There is a Nietzchian side to Dreiser, in that he well
understands the relationship between accomplishment,
the will to power, and the forces of circumstance. Thus:
"The impediments that can arise to baffle a great and
swelling career are strange and various. In some
instances all the cross-waves of life must be cut by the
strong swimmer. With other personalities there is a chance,
or force, that happily allies itself with them; or they quite
unconsciously ally themselves with it, and find that
there is a tide that bears them on. Divine will? Not
necessarily. there is no understanding of it. Guardian
spirits? There are many who so believe, to their
utter undoing. (Witness Macbeth.) An unconscious
drift in the direction of right, virtue, duty? These are
banners of moral manufacture. Nothing is proved;
all is permitted." (from *The Financier*.)

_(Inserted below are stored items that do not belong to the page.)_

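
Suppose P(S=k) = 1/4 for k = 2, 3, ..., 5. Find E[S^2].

13.5

E[S^2] = Σ s^2·P(S=s)
 = 4·1/4 + 9·1/4 + 16·1/4 + 25·1/4
 = 1 + 9/4 + 4 + 25/4
 = 27/2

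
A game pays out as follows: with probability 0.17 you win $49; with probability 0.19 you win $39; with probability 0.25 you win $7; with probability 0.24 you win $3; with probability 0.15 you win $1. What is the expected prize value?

E[payout] = 49·0.17 + 39·0.19 + 7·0.25 + 3·0.24 + 1·0.15
 = 8.33 + 7.41 + 1.75 + 0.72 + 0.15
 = 18.36

18.36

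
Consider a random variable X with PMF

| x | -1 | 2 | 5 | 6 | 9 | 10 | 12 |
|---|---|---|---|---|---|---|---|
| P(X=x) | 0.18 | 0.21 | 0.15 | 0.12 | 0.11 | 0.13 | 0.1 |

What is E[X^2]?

45.4

E[X^2] = Σ x^2·P(X=x)
 = 1·0.18 + 4·0.21 + 25·0.15 + 36·0.12 + 81·0.11 + 100·0.13 + 144·0.1
 = 0.18 + 0.84 + 3.75 + 4.32 + 8.91 + 13 + 14.4
 = 45.4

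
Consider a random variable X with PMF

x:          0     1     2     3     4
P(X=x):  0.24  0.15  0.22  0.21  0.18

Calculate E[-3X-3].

-8.82

E[-3X-3] = Σ (-3x-3)·P(X=x)
 = (-3)·0.24 + (-6)·0.15 + (-9)·0.22 + (-12)·0.21 + (-15)·0.18
 = (-0.72) + (-0.9) + (-1.98) + (-2.52) + (-2.7)
 = -8.82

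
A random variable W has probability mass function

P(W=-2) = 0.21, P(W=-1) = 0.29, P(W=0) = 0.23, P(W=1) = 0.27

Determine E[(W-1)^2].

3.28

E[(W-1)^2] = Σ (w-1)^2·P(W=w)
 = 9·0.21 + 4·0.29 + 1·0.23 + 0·0.27
 = 1.89 + 1.16 + 0.23 + 0
 = 3.28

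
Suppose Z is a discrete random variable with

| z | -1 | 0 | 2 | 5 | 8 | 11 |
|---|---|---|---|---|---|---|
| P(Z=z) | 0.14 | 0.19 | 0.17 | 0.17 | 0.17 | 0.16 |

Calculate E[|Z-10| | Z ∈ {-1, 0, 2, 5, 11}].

7

P(Z ∈ {-1, 0, 2, 5, 11}) = 0.14 + 0.19 + 0.17 + 0.17 + 0.16 = 0.83.
E[|Z-10| | Z ∈ {-1, 0, 2, 5, 11}] = [11·0.14 + 10·0.19 + 8·0.17 + 5·0.17 + 1·0.16] / 0.83
 = 5.81 / 0.83
 = 7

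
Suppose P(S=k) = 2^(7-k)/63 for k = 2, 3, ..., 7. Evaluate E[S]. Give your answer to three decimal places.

E[S] = Σ s·P(S=s)
 = 2·32/63 + 3·16/63 + 4·8/63 + 5·4/63 + 6·2/63 + 7·1/63
 = 64/63 + 16/21 + 32/63 + 20/63 + 4/21 + 1/9
 = 61/21

2.905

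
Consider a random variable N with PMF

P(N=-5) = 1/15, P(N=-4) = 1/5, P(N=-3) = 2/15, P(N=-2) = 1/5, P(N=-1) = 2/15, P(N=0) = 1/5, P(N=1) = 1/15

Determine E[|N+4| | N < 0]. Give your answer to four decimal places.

P(N < 0) = 1/15 + 1/5 + 2/15 + 1/5 + 2/15 = 11/15.
E[|N+4| | N < 0] = [1·1/15 + 0·1/5 + 1·2/15 + 2·1/5 + 3·2/15] / (11/15)
 = 1 / (11/15)
 = 15/11

1.3636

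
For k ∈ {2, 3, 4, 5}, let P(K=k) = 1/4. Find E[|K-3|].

E[|K-3|] = Σ |k-3|·P(K=k)
 = 1·1/4 + 0·1/4 + 1·1/4 + 2·1/4
 = 1/4 + 0 + 1/4 + 1/2
 = 1

1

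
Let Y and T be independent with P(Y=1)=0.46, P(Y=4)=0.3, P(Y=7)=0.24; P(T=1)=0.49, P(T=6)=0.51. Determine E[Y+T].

6.89

E[Y+T] = Σ_y Σ_t (y+t) · P(Y=y)P(T=t)
 = 2·0.2254 + 7·0.2346 + 5·0.147 + 10·0.153 + 8·0.1176 + 13·0.1224
 = 0.4508 + 1.6422 + 0.735 + 1.53 + 0.9408 + 1.5912
 = 6.89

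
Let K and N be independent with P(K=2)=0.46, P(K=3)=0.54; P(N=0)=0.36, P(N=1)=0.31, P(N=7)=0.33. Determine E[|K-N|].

E[|K-N|] = Σ_k Σ_n |k-n| · P(K=k)P(N=n)
 = 2·0.1656 + 1·0.1426 + 5·0.1518 + 3·0.1944 + 2·0.1674 + 4·0.1782
 = 0.3312 + 0.1426 + 0.759 + 0.5832 + 0.3348 + 0.7128
 = 2.8636

2.8636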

People under the sway of narcissistic personality disorder
are uniquely charismatic, as is Dreiser's Cowperwood
character. Others are ineluctably drawn to their fascinating charm
that is greatly enhanced by their breathtaking tendency
to take risks, to accomplish vast projects (often by shrewdly
exploiting and manipulating others), and by their larger
than life personal profile. While life appears to many, if
not most, as on ongoing struggle against insecurity and
implacable external forces, the narcissistic personality
appears, at most times, to be a supremely confident master
and manipulator of those same universal external forces
that appear to so frequently trouble, overcome or even dwarf less
towering personalities. The ability to fascinate others and
obtain their consistent admiration without appearing to
truly need others, while at the same time using and
exploiting them, is a literally compelling story, a story
of vast compulsions and historic dimensions.